I had the teachers of Discrete Math and Algorithms (two diff courses)  give their students paper ballots with the four candidates on the Maryland ballot (Clinton, Trump, Johnson, Stein, write-in) and had them vote. But with a difference:

Discrete Math did the standard voting where you vote for ONE candidate

Algorithms did approval voting- where you mark all those you approve of.

DISCRETE MATH RESULTS: 428 students.
Clinton: 305
Trump: 44
Johnson:21
Stein:11:
Abstain (or some variant like `f**k all of them')-7
Sanders-6
Harambe. The Gorilla  who was shot (see here)-3
Hugh Mungus (word play - you figure it out. Also see here)-3
Ken Bone (he asked a good question at the Town Hall Debate. Then...)-2
Vermin Supreme (Policy: All Americans must brush their teeth. See here)-2
Joe Yecco (don't know who it is. Maybe a student in the class) -2

For the people who got 1 vote see here.

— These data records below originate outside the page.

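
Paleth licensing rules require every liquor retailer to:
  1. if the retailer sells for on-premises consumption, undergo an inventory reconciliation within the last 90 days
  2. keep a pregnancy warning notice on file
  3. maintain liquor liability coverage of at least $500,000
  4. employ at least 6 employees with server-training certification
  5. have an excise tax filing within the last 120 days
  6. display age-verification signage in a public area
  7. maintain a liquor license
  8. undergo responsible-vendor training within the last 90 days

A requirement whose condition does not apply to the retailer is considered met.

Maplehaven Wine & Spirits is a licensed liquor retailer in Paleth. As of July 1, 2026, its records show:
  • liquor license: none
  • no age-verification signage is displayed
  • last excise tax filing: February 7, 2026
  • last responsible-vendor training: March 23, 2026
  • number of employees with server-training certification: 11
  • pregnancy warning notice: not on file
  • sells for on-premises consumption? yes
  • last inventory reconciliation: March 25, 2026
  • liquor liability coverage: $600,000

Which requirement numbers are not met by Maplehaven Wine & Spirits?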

There were 22 of these.

ALGORITHMS RESULTS. 251 students (won't add up since its approval voting)
Clinton-155
Johnson-63
Stein-59
Trump-40
Sanders-18
Abstain-14
Clyde Kruskal (who teaches the course)-13
Tom Reinhart (a CS lecturer at UMCP)-5
Larry Herman (a CS lecturer at UMCP)-3
John Kasich-3
Evan McMullen (Third Party Candidate who is doing well in Utah)-3 See here
Vernin Supreme (see above)-3
Harambe the Gorilla (really!) -2
Michelle Obama-2
Eric Sim (don't know who this is- Maybe a student in the class)-2

For people who got 1 vote see here

For more complete information see here

What to make of all of this?

College Students are largely Liberal so the pro-Clinton vote is not surprising. Also Maryland is a strongly democratic state, though I think being a college is more of a factor than being in Maryland. I suspect that students at UT Austin are also liberal even though the state isn't.

I've had large classes vote before, but not by approval voting. Both of the classes above had more  write-ins than usual- though that is less surprising for approval voting.

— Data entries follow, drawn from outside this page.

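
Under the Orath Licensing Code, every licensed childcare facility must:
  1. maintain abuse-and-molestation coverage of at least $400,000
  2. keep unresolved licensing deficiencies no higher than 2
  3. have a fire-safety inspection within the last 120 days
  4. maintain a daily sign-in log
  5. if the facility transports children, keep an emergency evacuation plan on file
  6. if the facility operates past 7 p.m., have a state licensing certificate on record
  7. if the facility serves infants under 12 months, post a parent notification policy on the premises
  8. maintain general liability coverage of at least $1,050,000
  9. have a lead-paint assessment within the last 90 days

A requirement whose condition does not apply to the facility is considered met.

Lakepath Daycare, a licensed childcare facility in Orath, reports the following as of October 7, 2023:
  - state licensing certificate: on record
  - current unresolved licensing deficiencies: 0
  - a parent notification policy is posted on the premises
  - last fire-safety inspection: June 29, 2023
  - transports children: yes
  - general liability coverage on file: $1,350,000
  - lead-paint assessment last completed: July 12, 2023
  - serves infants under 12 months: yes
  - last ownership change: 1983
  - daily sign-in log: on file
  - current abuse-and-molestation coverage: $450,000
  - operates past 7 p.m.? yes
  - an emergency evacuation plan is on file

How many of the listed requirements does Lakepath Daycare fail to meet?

1. abuse-and-molestation coverage $450,000 ≥ $400,000 → met
2. unresolved licensing deficiencies 0 ≤ 2 → met
3. fire-safety inspection 100 days ago vs limit 120 → met
4. daily sign-in log present → met
5. condition 'transports children' holds; emergency evacuation plan present → met
6. condition 'operates past 7 p.m.' holds; state licensing certificate present → met
7. condition 'serves infants under 12 months' holds; parent notification policy present → met
8. general liability coverage $1,350,000 ≥ $1,050,000 → met
9. lead-paint assessment 87 days ago vs limit 90 → met
Not met: 0 of 9

0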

Approval voting shows that Trump is very few people's second choice. That is, those that don't like him REALLY don't like him. Again, this  is among the narrow demographic of college students taking Algorithms at UMCP CS.

Any odd candidate who gets ONE vote does not surprise me. If ONE person votes for Aliko Dangote, a real (see here) Nigerian Billionaire (he has NOT emailed you) that is not surprising.

If someone who is sort-of out there get TWO or more votes  (Vernin Supreme, Hugh Mungus) I am not surprised. Those two have websites and a following, though small.

The three votes for Harambe the Gorilla surprised me. I've looked on the web, and this is NOT a thing- there is no Harmabe for Prez websites, even as a joke (I assume if they existed they would be a joke). So I am surprised he got 3 votes in DM and 2 vote in Algorithms. One of those voted for Clinton, Johnson, Stein, and Harambe. I'm assuming that's a strong anti-trump vote.

Does this poll have any predictive value? The winner of the Discrete Math Poll ended up being the real winner in 1992, 1996 (though there were more Ross Perot Votes then I would have thought),
2008, and 2012. Note that in all these cases the democratic candidate won. Not a surprise.

Some  personal opinions:

1) If Trump loses what will the republicans learn from this. NOTHING since Trump was such an odd candidate. I wish it would have been Hillary (or someone like her) vs Cruz (or someone on the hard right) so that if they lose the reps can't say, as some have, we lost because we weren't conservative enough. And one can hope that Hillary vs Cruz would have more of a contest of ideas.

2) I'm not sure what would be better for the Rep Party- a Trump loss or a Trump win.

3) Predictwise says a Hillary win is around 85% likely. Nate (the only pollster known by his first name!) says 65%. If Hillary wins it won't be clear who was right? If Trump wins then Nate would have been more right, but not sure what that means. More generally:

If two people give different predictions, in the end you can see who was right

If two people give different probabilities of an event, then its harder to see who was right.